Dalla parola radicale, sente di potersi allontanare solo quando parla dei valori culturali. “In questo non nascondo di essere un conservatore”. La società opulenta e permissiva ha creato ben poco di buono, secondo Ricolfi. “Per esempio, è stato un errore – in nome di una falsa inclusività – sbarazzarsi della trasmissione del sapere, che la scuola aveva garantito in passato. Come è stato sbagliato, in nome della sovranità assoluta dell’io, liberarsi completamente del senso del pudore. Forse non ce ne rendiamo nemmeno conto. Ma attraverso i social è stata abolita l’intimità. Oggi è quasi vietato starsene per i fatti propri. La timidezza e l’introversione sono state bandite dal modo di essere uomini e donne”. Ma anche nell’educazione sentimentale sono stati fatti danni. “Abbiamo fatto molto male a demonizzare le nostre tradizioni culturali. C’era in esse un patrimonio di gesti, di codici di comportamento, di approcci tra uomo e donna senza i quali, oggi, in assenza di qualsiasi altro codice, più facilmente si riprecipita nella violenza e nella prevaricazione. Fino ad arrivare all’estremo dello stupro di gruppo. Com’è accaduto nel recente caso di Palermo”.

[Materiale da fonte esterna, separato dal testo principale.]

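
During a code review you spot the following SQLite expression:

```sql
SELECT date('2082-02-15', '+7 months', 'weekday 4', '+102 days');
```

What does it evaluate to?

2082-12-28

Adding +7 months to 2082-02-15 gives 2082-09-15.
`weekday 4` advances to the next Thursday; 2082-09-15 is a Tuesday, so it moves forward to 2082-09-17.
Applying '+102 days' to 2082-09-17: counting 102 days forward gives 2082-12-28.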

Si dovrebbero recuperare allora le culture antiche? “Non penso né che si possa, né che sia giusto farlo. Io sono per andare avanti, ma custodendo il buono che c’è – anzi che c’era – nel mondo che abbiamo ereditato da chi ci ha preceduto. Ad esempio: la trasmissione della cultura, la capacità di differire la gratificazione, il rispetto dei ruoli, l’esercizio dell’autorità nell’educazione dei figli. Più in generale, l’accettazione del limite, che è il vero nucleo della visione conservatrice del mondo, da Edmund Burke a Roger Scruton, da Raymond Aron a Simone Weil”.
E i conservatori italiani? “L’Italia ha una particolarità. È un Paese in cui non si scontrano due grandi visioni del mondo. Ma ne esiste solo una: quella progressista. È la sinistra che conduce le battaglie di civiltà. Afferma diritti. Combatte privilegi. Sempre in nome di un’idea più alta. La destra non fa altro che reagire a questa spinta. Rintuzzare gli eccessi. Scalpitare per non essere soffocata. La destra non ha un’idea di mondo alternativa a quello progressista. Si limita a schierarsi contro. Passando spesso per reazionaria, oscurantista, appunto perché non oppone a un’idea di mondo un’altra idea di mondo, ma si limita a reagire all’unica idea in campo. Ecco in cosa consiste la vera egemonia culturale della sinistra. Non il potere. Non le poltrone. Non i ruoli. Ma un’idea di civiltà”.